We can add a +4 byte offset to the dd command:

/tmp/BIOS/ $ dd conv=swab status=none if=Setupvar ibs=1 skip=$((0x2D5+4)) count=1|xxd -pl
00

Just to be sure this isn't a coincidence, we can find a 16-bit value and check that:

Core Extra Turbo Voltage at 0x3EA with the default of 0x4B0 (16-bit) should do the job:

/tmp/BIOS/ $ dd conv=swab status=none if=Setupvar ibs=1 skip=$((0x3EA+4)) count=2|xxd -pl
04b0

To actually edit the efivar settings, we need a modified EFI GRUB Shell with a patch that allows us to edit the efivars with a command.

Once we boot it we can start messing with efivars by issuing the setup_var command:

Note: No need to adjust for the 4 byte header here - it's only present in the efivars file.

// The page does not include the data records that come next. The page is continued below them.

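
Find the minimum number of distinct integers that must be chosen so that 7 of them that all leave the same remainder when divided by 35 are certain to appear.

Pigeonhole: the 35 residue classes mod 35 are the pigeonholes.
With 210 integers one could put 6 in each residue class and have no class reach 7.
The 211th integer pushes some class to 7, so 35·6 + 1 = 211.

211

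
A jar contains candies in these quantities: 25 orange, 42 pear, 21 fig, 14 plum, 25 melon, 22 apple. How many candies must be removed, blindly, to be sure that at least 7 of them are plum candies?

142

In the worst case for collecting plum candies, every non-plum candy comes out first.
There are 25 + 42 + 21 + 25 + 22 = 135 non-plum candies altogether.
After those, each further candy must be plum, so 135 + 7 = 142 draws guarantee 7 plum candies.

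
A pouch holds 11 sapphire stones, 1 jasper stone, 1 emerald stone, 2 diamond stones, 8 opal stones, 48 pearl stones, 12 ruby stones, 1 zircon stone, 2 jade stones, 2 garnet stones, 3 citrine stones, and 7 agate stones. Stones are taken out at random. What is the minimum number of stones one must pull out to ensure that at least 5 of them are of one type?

An adversary could hand out at most 4 stones per type (7 types run out sooner): 4 + 1 + 1 + 2 + 4 + 4 + 4 + 1 + 2 + 2 + 3 + 4 = 32 stones and still no type has 5.
Pigeonhole: one more stone lands in a type already at 4, so 33 draws are enough and 32 are not.

33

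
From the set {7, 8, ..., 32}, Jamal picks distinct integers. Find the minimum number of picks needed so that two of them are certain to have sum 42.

16

Two chosen integers sum to 42 exactly when both halves of some pair {x, 42−x} with 10 ≤ x ≤ 42−x ≤ 32 are chosen — 11 such pairs.
The remaining 4 elements (those with no distinct partner in range) can never complete a 42-sum, so the worst case takes all of them and one from each pair: 4 + 11 = 15.
By the pigeonhole principle, the 16th integer has to be the second member of some pair, so 15 + 1 = 16.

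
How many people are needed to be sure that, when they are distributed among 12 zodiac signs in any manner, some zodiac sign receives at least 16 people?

With 180 people one could put exactly 15 in each of the 12 zodiac signs, and no zodiac sign would reach 16.
Pigeonhole: one more person must land in a zodiac sign that already has 15, giving it 16.
So 12 × 15 + 1 = 181 people are required.

181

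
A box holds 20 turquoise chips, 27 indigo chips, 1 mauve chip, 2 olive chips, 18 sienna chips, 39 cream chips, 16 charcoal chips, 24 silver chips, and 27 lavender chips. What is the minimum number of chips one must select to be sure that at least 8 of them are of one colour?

53

By the pigeonhole principle, put each drawn chip into a box by colour. The largest draw with every box below 8 takes min(count, 7) from each colour; colours with fewer than 7 contribute all they have.
Σ min(cᵢ, 7) = 7 + 7 + 1 + 2 + 7 + 7 + 7 + 7 + 7 = 52.
Draw number 52 + 1 = 53 must push one box to 8.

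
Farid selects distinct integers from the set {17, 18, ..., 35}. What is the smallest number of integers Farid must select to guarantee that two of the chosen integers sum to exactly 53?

Group the elements by complementary pair {x, 53−x}: {18,35}, {19,34}, {20,33}, …, giving 9 two-element pairs and 1 integer whose partner 53−x falls outside [17,35].
Treating each of those 10 groups as a pigeonhole, one can pick one integer per group — 10 integers — with no two summing to 53.
The 11th integer lands in an occupied pair, forcing a sum of 53.

11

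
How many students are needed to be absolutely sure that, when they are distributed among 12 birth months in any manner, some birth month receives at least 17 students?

193

With 192 students one could put exactly 16 in each of the 12 birth months, and no birth month would reach 17.
One more student must land in a birth month that already has 16, giving it 17.
So 12 × 16 + 1 = 193 students are required.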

setup_var 0x2D5 will return the current value of 0x0

setup_var 0x2D5 0x1 will change the value to 0x1

Always look at the surrounding values to make sure you have the right offset. Just to be sure you are modifying the right variable, check the values of variables around the current one - in this case - at 0x2D5+1 and 0x2D5-1.

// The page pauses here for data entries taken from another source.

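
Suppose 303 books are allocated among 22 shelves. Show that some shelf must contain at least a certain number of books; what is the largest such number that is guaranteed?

14

By pigeonhole, the 22 shelves are the holes and the 303 books are the pigeons.
If every shelf held at most 13 books, the total would be at most 22 × 13 = 286, which is less than 303.
So some shelf holds at least ⌈303/22⌉ = 14 books.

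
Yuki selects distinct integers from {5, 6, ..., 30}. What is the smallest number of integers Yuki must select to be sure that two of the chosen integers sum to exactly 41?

Group the elements by complementary pair {x, 41−x}: {11,30}, {12,29}, {13,28}, …, giving 10 two-element pairs and 6 integers whose partner 41−x falls outside [5,30].
Treating each of those 16 groups as a pigeonhole, one can pick one integer per group — 16 integers — with no two summing to 41.
The 17th integer lands in an occupied pair, forcing a sum of 41.

17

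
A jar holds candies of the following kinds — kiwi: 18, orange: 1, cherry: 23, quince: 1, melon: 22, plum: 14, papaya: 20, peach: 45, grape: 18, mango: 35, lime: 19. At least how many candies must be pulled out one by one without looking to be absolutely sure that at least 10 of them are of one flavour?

84

An adversary could hand out at most 9 candies per flavour (orange, quince run out sooner): 9 + 1 + 9 + 1 + 9 + 9 + 9 + 9 + 9 + 9 + 9 = 83 candies and still no flavour has 10.
Pigeonhole: one more candy lands in a flavour already at 9, so 84 draws are enough and 83 are not.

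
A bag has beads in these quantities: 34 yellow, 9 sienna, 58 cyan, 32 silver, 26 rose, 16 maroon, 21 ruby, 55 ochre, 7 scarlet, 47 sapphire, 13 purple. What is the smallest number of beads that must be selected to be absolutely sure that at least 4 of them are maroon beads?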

After a reboot we can confirm the value changed:

/tmp/BIOS/ $ dd conv=swab status=none if=Setupvar ibs=1 skip=$((0x2D5+4)) count=1|xxd -pl
01

More worthy/interesting settings:

It turns out this particular InsydeH2O BIOS allows unlocking the Intel ME region for firmware updates.

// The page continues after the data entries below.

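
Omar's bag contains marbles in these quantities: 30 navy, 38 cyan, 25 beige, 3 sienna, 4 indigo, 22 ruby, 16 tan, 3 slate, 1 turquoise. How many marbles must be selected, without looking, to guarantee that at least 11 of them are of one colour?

62

The 9 colours are the holes; the marbles drawn are the pigeons.
To avoid 11 of any one colour, the worst case takes at most 10 of each colour, or every marble of a colour that has fewer than 10.
That gives 10 + 10 + 10 + 3 + 4 + 10 + 10 + 3 + 1 = 61 marbles with no colour reaching 11.
The next marble forces some colour to 11, so 61 + 1 = 62.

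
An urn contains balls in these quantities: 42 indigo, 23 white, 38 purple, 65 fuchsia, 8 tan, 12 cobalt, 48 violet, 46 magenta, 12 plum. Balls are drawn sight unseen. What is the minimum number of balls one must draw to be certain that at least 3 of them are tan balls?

In the worst case for collecting tan balls, every non-tan ball comes out first.
There are 42 + 23 + 38 + 65 + 12 + 48 + 46 + 12 = 286 non-tan balls altogether.
After those, each further ball must be tan, so 286 + 3 = 289 draws guarantee 3 tan balls.

289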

After issuing setup_var 0x1EE 0x1 and rebooting, we can confirm the Intel ME region is indeed unlocked:

/tmp/BIOS # flashrom -p internal -r bios.full.rom
[OMITTED FOR LENGTH]
Found chipset "Intel Lynx Point LP Premium".
[OMITTED FOR LENGTH]
Enabling flash write... Warning: BIOS region SMM protection is enabled!
Warning: Setting Bios Control at 0xdc from 0x22 to 0x01 failed.
New value is 0x22.
SPI Configuration is locked down.
FREG0: Flash Descriptor region (0x00000000-0x00000fff) is read-only.
Not all flash regions are freely accessible by flashrom. This is most likely
due to an active ME. Please see https://flashrom.org/ME for details.
PR0: Warning: 0x00700000-0x007fffff is read-only.
PR1: Warning: 0x00402000-0x006a1fff is read-only.
At least some flash regions are write protected. For write operations,
you should use a flash layout and include only writable regions. See
manpage for more details.
PROBLEMS, continuing anyway
Found Winbond flash chip "W25Q64.V" (8192 kB, SPI) mapped at physical address 0x00000000ff800000.
Reading flash... done.

Even though PR0 and PR1 are still read-only, the Management Engine region is no longer locked - meaning we can at least create a full backup of the ROM.